Department of Computer Science, University of Massachusetts Boston, Boston, MA, USA,
Behav Res Methods. 2014 Mar;46(1):284-306. doi: 10.3758/s13428-013-0360-z.
The morphological constituents of English compounds (e.g., "butter" and "fly" for "butterfly") and two-character Chinese compounds may differ in meaning from the whole word. Subjective differences and ambiguity of transparency make judgments difficult, and a computational alternative based on a general model might be a way to average across subjective differences. In the present study, we propose two approaches based on latent semantic analysis (Landauer & Dumais in Psychological Review 104:211-240, 1997): Model 1 compares the semantic similarity between a compound word and each of its constituents, and Model 2 derives the dominant meaning of a constituent from a clustering analysis of morphological family members (e.g., "butterfingers" or "buttermilk" for "butter"). The proposed models successfully predicted participants' transparency ratings, and we recommend that experimenters use Model 1 for English compounds and Model 2 for Chinese compounds, on the basis of differences in raters' morphological processing in the different writing systems. The dominance of lexical meaning, semantic transparency, and the average similarity between all pairs within a morphological family are provided, and practical applications for future studies are discussed.

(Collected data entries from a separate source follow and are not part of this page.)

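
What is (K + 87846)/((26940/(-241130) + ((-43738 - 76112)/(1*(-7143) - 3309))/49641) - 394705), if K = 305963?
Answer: -821155782703669374/823024320838660123 ≈ -0.99773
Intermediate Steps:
(K + 87846)/((26940/(-241130) + ((-43738 - 76112)/(1*(-7143) - 3309))/49641) - 394705) = (305963 + 87846)/((26940/(-241130) + ((-43738 - 76112)/(1*(-7143) - 3309))/49641) - 394705) = 393809/((26940*(-1/241130) - 119850/(-7143 - 3309)*(1/49641)) - 394705) = 393809/((-2694/24113 - 119850/(-10452)*(1/49641)) - 394705) = 393809/((-2694/24113 - 119850*(-1/10452)*(1/49641)) - 394705) = 393809/((-2694/24113 + (19975/1742)*(1/49641)) - 394705) = 393809/((-2694/24113 + 19975/86474622) - 394705) = 393809/(-232480974493/2085162560286 - 394705) = 393809/(-823024320838660123/2085162560286) = 393809*(-2085162560286/823024320838660123) = -821155782703669374/823024320838660123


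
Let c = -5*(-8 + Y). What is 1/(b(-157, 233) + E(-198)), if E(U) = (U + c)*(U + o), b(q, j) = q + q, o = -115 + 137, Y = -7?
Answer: 1/21334 ≈ 4.6874e-5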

英文复合词(例如“butter”和“fly”表示“butterfly”)和两字词汉语复合词的形态组成部分在语义上可能与整个词不同。主观差异和透明度的模糊性使得判断变得困难,而基于一般模型的计算替代方法可能是平均主观差异的一种方式。在本研究中,我们提出了两种基于潜在语义分析的方法(Landauer & Dumais 在 Psychological Review 104:211-240, 1997):模型 1 比较复合词与其组成部分之间的语义相似性,模型 2 从形态家族成员的聚类分析中得出组成部分的主要含义(例如,“butterfingers”或“buttermilk”表示“butter”)。所提出的模型成功地预测了参与者的透明度评分,我们建议实验者根据不同书写系统中评分者的形态处理差异,对英语复合词使用模型 1,对汉语复合词使用模型 2。还提供了词汇意义的主导性、语义透明度以及形态家族中所有对之间的平均相似性,并讨论了未来研究的实际应用。